Coinbase Bug

Coinbase Smart Contract Temporarily Allowed Unlimited ETH Withdrawals

Mar 23, 2018, 8:45PM
1 min, 48 sec READ

A bug discovered by the VI Company in a Coinbase Smart Contract could have allowed a user to use faulty wallets to repeatedly drain every last ETH from Coinbase´s ETH reserves.

Coinbase, one of the biggest names in the US crypto market temporarily suffered a smart contract bug that could have lost the company millions of dollars in ETH. The Dutch security firm VI Company recently discovered and reported the flaw. According to reports by VI, the bug was initially detected in December 2017, but was being studied in depth before being fixed to avoid any possibility of manipulation by malicious players.

Coinbase´s identity-oriented MO would have allowed them to identify any potential hackers. However, no attempts at exploiting the bug were reported by Coinbase.

“The researchers noticed an issue with our ETH receiving code when receiving from a contract. This allowed sending of ETH to Coinbase to be credited even if the underlying contract execution failed. The issue was fixed by changing the contract handling logic. Analysis of the issue indicated only accidental loss for Coinbase and no exploitation attempts.” - Coinbase spokespersons via the HackerOne platform.

The VI Company used HackerOne to contact Coinbase and resolve the issue. HackerOne is an online platform where a commercial entity can communicate discretely with other companies to, among other things, disclose bugs they have discovered.

Blockchain specialist Jesse Lakerveld from The VI company declared:

“You can imagine that some companies might not be very happy if you post stuff like this in public. Luckily, a security class at the Hogeschool Rotterdam showed me the platform HackerOne and how it can help in these kinds of situations.”

To thank VI for this important discovery, and their discretion in reporting it, Coinbase awarded the Dutch company $10,000.

A bug like this on Coinbase, one of the biggest players in the crypto world, shows us that there is still plenty of work to be done to secure crypto exchanges and Smart Contracts from breaches.
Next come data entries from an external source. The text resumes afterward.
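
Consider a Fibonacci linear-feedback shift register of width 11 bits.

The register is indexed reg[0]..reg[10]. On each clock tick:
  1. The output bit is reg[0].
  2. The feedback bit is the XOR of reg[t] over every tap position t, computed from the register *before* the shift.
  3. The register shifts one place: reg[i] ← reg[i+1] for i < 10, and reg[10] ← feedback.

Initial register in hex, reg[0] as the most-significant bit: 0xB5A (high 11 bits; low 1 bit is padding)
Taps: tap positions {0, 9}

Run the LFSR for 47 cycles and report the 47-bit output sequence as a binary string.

tick  register→output (feedback)
  0  10110101101→1 (1)
  1  01101011011→0 (1)
  2  11010110111→1 (0)
  3  10101101110→1 (0)
  4  01011011100→0 (0)
  5  10110111000→1 (1)
  6  01101110001→0 (0)
  7  11011100010→1 (0)
  8  10111000100→1 (1)
  9  01110001001→0 (0)
 10  11100010010→1 (0)
 11  11000100100→1 (1)
 12  10001001001→1 (1)
 13  00010010011→0 (1)
 14  00100100111→0 (1)
 15  01001001111→0 (1)
 16  10010011111→1 (0)
 17  00100111110→0 (1)
 18  01001111101→0 (0)
 19  10011111010→1 (0)
 20  00111110100→0 (0)
 21  01111101000→0 (0)
 22  11111010000→1 (1)
 23  11110100001→1 (1)
 24  11101000011→1 (0)
 25  11010000110→1 (0)
 26  10100001100→1 (1)
 27  01000011001→0 (0)
 28  10000110010→1 (0)
 29  00001100100→0 (0)
 30  00011001000→0 (0)
 31  00110010000→0 (0)
 32  01100100000→0 (0)
 33  11001000000→1 (1)
 34  10010000001→1 (1)
 35  00100000011→0 (1)
 36  01000000111→0 (1)
 37  10000001111→1 (0)
 38  00000011110→0 (1)
 39  00000111101→0 (0)
 40  00001111010→0 (1)
 41  00011110101→0 (0)
 42  00111101010→0 (1)
 43  01111010101→0 (0)
 44  11110101010→1 (0)
 45  11101010100→1 (1)
 46  11010101001→1 (1)

10110101101110001001001111101000011001000000111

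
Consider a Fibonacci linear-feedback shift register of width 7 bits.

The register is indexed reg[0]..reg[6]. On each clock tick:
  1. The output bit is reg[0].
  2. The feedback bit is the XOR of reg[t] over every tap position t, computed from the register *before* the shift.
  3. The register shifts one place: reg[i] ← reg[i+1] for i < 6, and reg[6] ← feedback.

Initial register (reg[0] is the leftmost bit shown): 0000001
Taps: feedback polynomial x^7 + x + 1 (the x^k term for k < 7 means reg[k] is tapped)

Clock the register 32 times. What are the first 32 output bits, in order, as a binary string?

00000010000011000010100011110010

step | reg (before) | out | fb
   0 | 0000001 | 0 | 0
   1 | 0000010 | 0 | 0
   2 | 0000100 | 0 | 0
   3 | 0001000 | 0 | 0
   4 | 0010000 | 0 | 0
   5 | 0100000 | 0 | 1
   6 | 1000001 | 1 | 1
   7 | 0000011 | 0 | 0
   8 | 0000110 | 0 | 0
   9 | 0001100 | 0 | 0
  10 | 0011000 | 0 | 0
  11 | 0110000 | 0 | 1
  12 | 1100001 | 1 | 0
  13 | 1000010 | 1 | 1
  14 | 0000101 | 0 | 0
  15 | 0001010 | 0 | 0
  16 | 0010100 | 0 | 0
  17 | 0101000 | 0 | 1
  18 | 1010001 | 1 | 1
  19 | 0100011 | 0 | 1
  20 | 1000111 | 1 | 1
  21 | 0001111 | 0 | 0
  22 | 0011110 | 0 | 0
  23 | 0111100 | 0 | 1
  24 | 1111001 | 1 | 0
  25 | 1110010 | 1 | 0
  26 | 1100100 | 1 | 0
  27 | 1001000 | 1 | 1
  28 | 0010001 | 0 | 0
  29 | 0100010 | 0 | 1
  30 | 1000101 | 1 | 1
  31 | 0001011 | 0 | 0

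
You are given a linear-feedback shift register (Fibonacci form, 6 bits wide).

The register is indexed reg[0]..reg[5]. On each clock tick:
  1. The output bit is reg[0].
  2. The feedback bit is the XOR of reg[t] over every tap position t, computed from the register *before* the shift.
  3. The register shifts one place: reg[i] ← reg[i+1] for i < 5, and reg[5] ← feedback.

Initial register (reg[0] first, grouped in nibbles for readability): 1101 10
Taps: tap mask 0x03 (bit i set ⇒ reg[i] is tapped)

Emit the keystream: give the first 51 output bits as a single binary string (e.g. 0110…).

k : reg_k → out_k, fb_k
0: 110110 → 1, fb=0
1: 101100 → 1, fb=1
2: 011001 → 0, fb=1
3: 110011 → 1, fb=0
4: 100110 → 1, fb=1
5: 001101 → 0, fb=0
6: 011010 → 0, fb=1
7: 110101 → 1, fb=0
8: 101010 → 1, fb=1
9: 010101 → 0, fb=1
10: 101011 → 1, fb=1
11: 010111 → 0, fb=1
12: 101111 → 1, fb=1
13: 011111 → 0, fb=1
14: 111111 → 1, fb=0
15: 111110 → 1, fb=0
16: 111100 → 1, fb=0
17: 111000 → 1, fb=0
18: 110000 → 1, fb=0
19: 100000 → 1, fb=1
20: 000001 → 0, fb=0
21: 000010 → 0, fb=0
22: 000100 → 0, fb=0
23: 001000 → 0, fb=0
24: 010000 → 0, fb=1
25: 100001 → 1, fb=1
26: 000011 → 0, fb=0
27: 000110 → 0, fb=0
28: 001100 → 0, fb=0
29: 011000 → 0, fb=1
30: 110001 → 1, fb=0
31: 100010 → 1, fb=1
32: 000101 → 0, fb=0
33: 001010 → 0, fb=0
34: 010100 → 0, fb=1
35: 101001 → 1, fb=1
36: 010011 → 0, fb=1
37: 100111 → 1, fb=1
38: 001111 → 0, fb=0
39: 011110 → 0, fb=1
40: 111101 → 1, fb=0
41: 111010 → 1, fb=0
42: 110100 → 1, fb=0
43: 101000 → 1, fb=1
44: 010001 → 0, fb=1
45: 100011 → 1, fb=1
46: 000111 → 0, fb=0
47: 001110 → 0, fb=0
48: 011100 → 0, fb=1
49: 111001 → 1, fb=0
50: 110010 → 1, fb=0

110110011010101111110000010000110001010011110100011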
An error like this could potentially have cost Coinbase or its end-users many millions of dollars, as well as undermining the public´s trust in Smart Contract technologies: after all, it has happened before.

Disclaimer: information contained herein is provided without considering your personal circumstances, therefore should not be construed as financial advice, investment recommendation or an offer of, or solicitation for, any transactions in cryptocurrencies.